Un ange, Arletti, fait irruption sur scène pour une conférence sur la Genèse. Nombreux tics, pied bot, démarche claudicante, autant de caractéristiques habituelles chez ces personnages contrariés, hésitants, empêchés que sont les clowns. Son imperméable enlevé, le même imper la recouvre des pieds au cou, un petit chapeau rouge apparaît sous son grand chapeau beige, tandis que son nez rouge sur fond blanc rappelle celui d’Adell Nodé Langlois.
Un cérémonial repousse toujours le début de la conférence.

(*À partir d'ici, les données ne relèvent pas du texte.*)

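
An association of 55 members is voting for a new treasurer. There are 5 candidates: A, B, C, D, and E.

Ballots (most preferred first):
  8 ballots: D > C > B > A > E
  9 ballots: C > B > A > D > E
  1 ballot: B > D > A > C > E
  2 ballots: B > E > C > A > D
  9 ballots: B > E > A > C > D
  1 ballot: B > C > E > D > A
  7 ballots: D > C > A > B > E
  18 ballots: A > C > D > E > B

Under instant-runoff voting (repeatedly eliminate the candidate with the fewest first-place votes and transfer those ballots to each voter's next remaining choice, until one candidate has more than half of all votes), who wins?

B

Round 1: A 18, B 13, C 9, D 15, E 0. E eliminated.
Round 2: A 18, B 13, C 9, D 15. C eliminated.
Round 3: A 18, B 22, D 15. D eliminated.
Round 4: A 25, B 30. B has a majority (≥28).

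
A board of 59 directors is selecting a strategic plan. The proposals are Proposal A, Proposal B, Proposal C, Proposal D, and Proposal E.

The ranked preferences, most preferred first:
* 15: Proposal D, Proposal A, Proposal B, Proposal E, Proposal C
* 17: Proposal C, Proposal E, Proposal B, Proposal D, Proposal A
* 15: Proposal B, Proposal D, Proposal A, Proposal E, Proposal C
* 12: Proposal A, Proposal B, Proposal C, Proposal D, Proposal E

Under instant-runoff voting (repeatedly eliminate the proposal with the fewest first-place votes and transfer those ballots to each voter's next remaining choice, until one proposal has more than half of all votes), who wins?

Round 1: Proposal A 12, Proposal B 15, Proposal C 17, Proposal D 15, Proposal E 0. Proposal E eliminated.
Round 2: Proposal A 12, Proposal B 15, Proposal C 17, Proposal D 15. Proposal A eliminated.
Round 3: Proposal B 27, Proposal C 17, Proposal D 15. Proposal D eliminated.
Round 4: Proposal B 42, Proposal C 17. Proposal B has a majority (≥30).

Proposal B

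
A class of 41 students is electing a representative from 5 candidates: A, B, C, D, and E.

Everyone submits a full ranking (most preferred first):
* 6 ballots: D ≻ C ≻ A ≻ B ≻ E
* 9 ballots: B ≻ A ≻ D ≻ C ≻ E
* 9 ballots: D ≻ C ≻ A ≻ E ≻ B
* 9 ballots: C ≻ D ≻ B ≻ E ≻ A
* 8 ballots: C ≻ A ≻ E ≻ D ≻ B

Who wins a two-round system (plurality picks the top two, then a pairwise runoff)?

D

Round 1 first-place votes: A 0, B 9, C 17, D 15, E 0. C and D advance.
Runoff: C is ranked above D on 17 ballots, D above C on 24.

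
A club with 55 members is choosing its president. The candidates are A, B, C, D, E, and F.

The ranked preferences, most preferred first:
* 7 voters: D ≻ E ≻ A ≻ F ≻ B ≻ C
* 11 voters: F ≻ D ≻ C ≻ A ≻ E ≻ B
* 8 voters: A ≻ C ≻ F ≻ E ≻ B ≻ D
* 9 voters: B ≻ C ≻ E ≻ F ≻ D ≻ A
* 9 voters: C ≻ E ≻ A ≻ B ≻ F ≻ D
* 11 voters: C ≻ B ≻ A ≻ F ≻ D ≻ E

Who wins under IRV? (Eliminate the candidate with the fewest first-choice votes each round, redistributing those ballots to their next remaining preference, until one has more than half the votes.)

Round 1: A 8, B 9, C 20, D 7, E 0, F 11. E eliminated.
Round 2: A 8, B 9, C 20, D 7, F 11. D eliminated.
Round 3: A 15, B 9, C 20, F 11. B eliminated.
Round 4: A 15, C 29, F 11. C has a majority (≥28).

C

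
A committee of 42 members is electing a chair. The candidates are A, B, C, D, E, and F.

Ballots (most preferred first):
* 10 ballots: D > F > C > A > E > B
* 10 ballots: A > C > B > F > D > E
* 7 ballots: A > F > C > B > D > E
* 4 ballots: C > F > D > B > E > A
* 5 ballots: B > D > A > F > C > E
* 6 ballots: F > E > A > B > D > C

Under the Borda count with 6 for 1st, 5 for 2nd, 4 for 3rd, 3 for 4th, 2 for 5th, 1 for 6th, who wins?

A: 10×3 + 10×6 + 7×6 + 4×1 + 5×4 + 6×4 = 180
B: 10×1 + 10×4 + 7×3 + 4×3 + 5×6 + 6×3 = 131
C: 10×4 + 10×5 + 7×4 + 4×6 + 5×2 + 6×1 = 158
D: 10×6 + 10×2 + 7×2 + 4×4 + 5×5 + 6×2 = 147
E: 10×2 + 10×1 + 7×1 + 4×2 + 5×1 + 6×5 = 80
F: 10×5 + 10×3 + 7×5 + 4×5 + 5×3 + 6×6 = 186

F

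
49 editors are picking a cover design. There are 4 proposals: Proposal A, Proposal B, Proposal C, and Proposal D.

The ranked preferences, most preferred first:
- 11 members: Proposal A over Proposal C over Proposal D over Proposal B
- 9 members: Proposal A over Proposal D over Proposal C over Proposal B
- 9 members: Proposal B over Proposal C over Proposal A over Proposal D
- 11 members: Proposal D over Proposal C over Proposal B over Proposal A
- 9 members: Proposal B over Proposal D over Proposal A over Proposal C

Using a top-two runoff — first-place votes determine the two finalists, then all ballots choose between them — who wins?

Proposal B

Round 1 first-place votes: Proposal A 20, Proposal B 18, Proposal C 0, Proposal D 11. Proposal A and Proposal B advance.
Runoff: Proposal A is ranked above Proposal B on 20 ballots, Proposal B above Proposal A on 29.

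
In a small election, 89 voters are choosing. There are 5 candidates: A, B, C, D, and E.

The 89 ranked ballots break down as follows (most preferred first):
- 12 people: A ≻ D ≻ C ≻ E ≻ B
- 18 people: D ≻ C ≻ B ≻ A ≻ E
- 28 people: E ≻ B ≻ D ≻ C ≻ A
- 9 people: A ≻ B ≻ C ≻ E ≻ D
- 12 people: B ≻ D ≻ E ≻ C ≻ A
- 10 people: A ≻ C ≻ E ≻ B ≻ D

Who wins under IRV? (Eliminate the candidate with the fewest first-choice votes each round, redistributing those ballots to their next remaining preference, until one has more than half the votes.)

Round 1: A 31, B 12, C 0, D 18, E 28. C eliminated.
Round 2: A 31, B 12, D 18, E 28. B eliminated.
Round 3: A 31, D 30, E 28. E eliminated.
Round 4: A 31, D 58. D has a majority (≥45).

D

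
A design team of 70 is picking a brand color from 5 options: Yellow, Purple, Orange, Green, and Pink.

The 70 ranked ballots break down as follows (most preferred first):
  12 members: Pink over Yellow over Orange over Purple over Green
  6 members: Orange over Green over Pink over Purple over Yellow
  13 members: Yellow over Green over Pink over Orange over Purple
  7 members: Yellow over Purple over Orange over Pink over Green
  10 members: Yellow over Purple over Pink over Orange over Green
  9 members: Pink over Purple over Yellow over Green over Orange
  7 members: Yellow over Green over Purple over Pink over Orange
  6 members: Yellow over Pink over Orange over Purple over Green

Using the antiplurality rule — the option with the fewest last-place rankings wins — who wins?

Pink

Last-place votes: Yellow 6, Purple 13, Orange 16, Green 35, Pink 0.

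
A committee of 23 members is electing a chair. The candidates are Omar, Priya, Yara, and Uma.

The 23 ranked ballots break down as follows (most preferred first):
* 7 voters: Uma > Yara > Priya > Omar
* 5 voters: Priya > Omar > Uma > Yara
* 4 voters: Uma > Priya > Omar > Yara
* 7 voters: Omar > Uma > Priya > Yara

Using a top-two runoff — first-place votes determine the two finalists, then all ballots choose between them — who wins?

Omar

Round 1 first-place votes: Omar 7, Priya 5, Yara 0, Uma 11. Uma and Omar advance.
Runoff: Uma is ranked above Omar on 11 ballots, Omar above Uma on 12.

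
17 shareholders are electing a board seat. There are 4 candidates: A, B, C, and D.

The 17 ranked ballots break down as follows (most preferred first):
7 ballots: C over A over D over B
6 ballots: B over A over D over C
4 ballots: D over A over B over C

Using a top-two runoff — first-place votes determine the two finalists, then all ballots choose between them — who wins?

B

Round 1 first-place votes: A 0, B 6, C 7, D 4. C and B advance.
Runoff: C is ranked above B on 7 ballots, B above C on 10.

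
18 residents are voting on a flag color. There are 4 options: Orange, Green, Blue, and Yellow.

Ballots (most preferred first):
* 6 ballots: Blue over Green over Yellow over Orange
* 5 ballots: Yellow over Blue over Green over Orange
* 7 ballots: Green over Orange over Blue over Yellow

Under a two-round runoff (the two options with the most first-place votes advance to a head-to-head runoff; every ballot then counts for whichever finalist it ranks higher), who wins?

Round 1 first-place votes: Orange 0, Green 7, Blue 6, Yellow 5. Green and Blue advance.
Runoff: Green is ranked above Blue on 7 ballots, Blue above Green on 11.

Blue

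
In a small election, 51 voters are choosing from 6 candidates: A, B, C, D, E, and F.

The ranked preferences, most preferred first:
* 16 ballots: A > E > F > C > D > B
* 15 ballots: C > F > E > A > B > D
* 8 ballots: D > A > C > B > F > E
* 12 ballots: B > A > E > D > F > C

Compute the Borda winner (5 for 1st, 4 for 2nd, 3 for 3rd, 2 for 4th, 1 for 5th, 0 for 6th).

A

A: 16×5 + 15×2 + 8×4 + 12×4 = 190
B: 16×0 + 15×1 + 8×2 + 12×5 = 91
C: 16×2 + 15×5 + 8×3 + 12×0 = 131
D: 16×1 + 15×0 + 8×5 + 12×2 = 80
E: 16×4 + 15×3 + 8×0 + 12×3 = 145
F: 16×3 + 15×4 + 8×1 + 12×1 = 128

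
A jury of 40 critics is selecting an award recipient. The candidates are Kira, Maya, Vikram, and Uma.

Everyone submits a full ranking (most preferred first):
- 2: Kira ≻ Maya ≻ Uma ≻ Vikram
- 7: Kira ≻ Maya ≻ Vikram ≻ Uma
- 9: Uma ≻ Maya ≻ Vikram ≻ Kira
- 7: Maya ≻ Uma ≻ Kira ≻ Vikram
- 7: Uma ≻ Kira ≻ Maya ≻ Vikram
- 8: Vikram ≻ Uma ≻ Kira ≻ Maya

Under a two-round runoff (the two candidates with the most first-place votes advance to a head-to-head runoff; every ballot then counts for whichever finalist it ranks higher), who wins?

Uma

Round 1 first-place votes: Kira 9, Maya 7, Vikram 8, Uma 16. Uma and Kira advance.
Runoff: Uma is ranked above Kira on 31 ballots, Kira above Uma on 9.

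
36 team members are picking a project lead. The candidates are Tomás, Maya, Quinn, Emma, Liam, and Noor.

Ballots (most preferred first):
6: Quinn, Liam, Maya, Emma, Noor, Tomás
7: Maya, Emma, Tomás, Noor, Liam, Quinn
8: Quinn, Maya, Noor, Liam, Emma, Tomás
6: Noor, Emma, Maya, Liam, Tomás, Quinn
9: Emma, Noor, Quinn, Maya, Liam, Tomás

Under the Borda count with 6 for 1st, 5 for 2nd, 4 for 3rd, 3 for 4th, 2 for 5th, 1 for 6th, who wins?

Tomás: 6×1 + 7×4 + 8×1 + 6×2 + 9×1 = 63
Maya: 6×4 + 7×6 + 8×5 + 6×4 + 9×3 = 157
Quinn: 6×6 + 7×1 + 8×6 + 6×1 + 9×4 = 133
Emma: 6×3 + 7×5 + 8×2 + 6×5 + 9×6 = 153
Liam: 6×5 + 7×2 + 8×3 + 6×3 + 9×2 = 104
Noor: 6×2 + 7×3 + 8×4 + 6×6 + 9×5 = 146

Maya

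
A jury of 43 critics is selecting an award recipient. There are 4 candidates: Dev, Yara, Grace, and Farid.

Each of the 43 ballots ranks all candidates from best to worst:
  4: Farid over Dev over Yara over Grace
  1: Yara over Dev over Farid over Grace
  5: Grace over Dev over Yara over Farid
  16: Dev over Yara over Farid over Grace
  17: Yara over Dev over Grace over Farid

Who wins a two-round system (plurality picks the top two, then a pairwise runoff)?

Round 1 first-place votes: Dev 16, Yara 18, Grace 5, Farid 4. Yara and Dev advance.
Runoff: Yara is ranked above Dev on 18 ballots, Dev above Yara on 25.

Dev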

Arletti vide sa serviette, installe son attirail sur la table beaucoup trop haute pour elle : verre d’eau, crayon et piles de feuilles prêtes à voler, qu’elle replace de façon obsessionnelle. Après vingt minutes de mise en place muette, faite de gestes incontrôlés et d’un silence seulement troublé de sons informes ou de cris rauques, on entend enfin une petite voix, enfantine et espiègle. Elle commence à énoncer de façon ingénue l’histoire de la Genèse inaugurant l’Ancien Testament. La clown butte toujours sur le même mot, « constater », avant d’enchaîner en fondu sur d’autres voix, d’autres accents, africains ou asiatiques. Entre la lecture, elle commente : « C’est vraiment bien écrit », « il est incroyable ce gars là », Dieu, qui crée le monde en six jours. Oui mais le sixième jour pose un problème, car Arletti, après la création des animaux, ne mentionne pas celle de l’homme. « On n’a pas été constaté », s’écrie-t-elle en parcourant la salle d’un air tragi-comique avant de se vautrer sur un spectateur.
Arletti s’emmêle les pinceaux, fait rire sans parler, amuse en s’énervant, vide d’un coup son rouleau de scotch accrochant toutes ses feuilles, arrose une plante qui déborde et inonde la scène. Lorsque le téléphone sonne, elle devient hystérique, court dans la flotte, éclabousse les premiers rangs, tandis que sa clope met le feu à son livre (le même « truc » que dans Dracula, vu la veille). Bref, Catherine Germain, qui incarne le clown Arletti depuis 1984, déploie ici l’étendue de son art, ravissant aussi bien les adultes que les enfants hilares à ses facéties incontrôlées.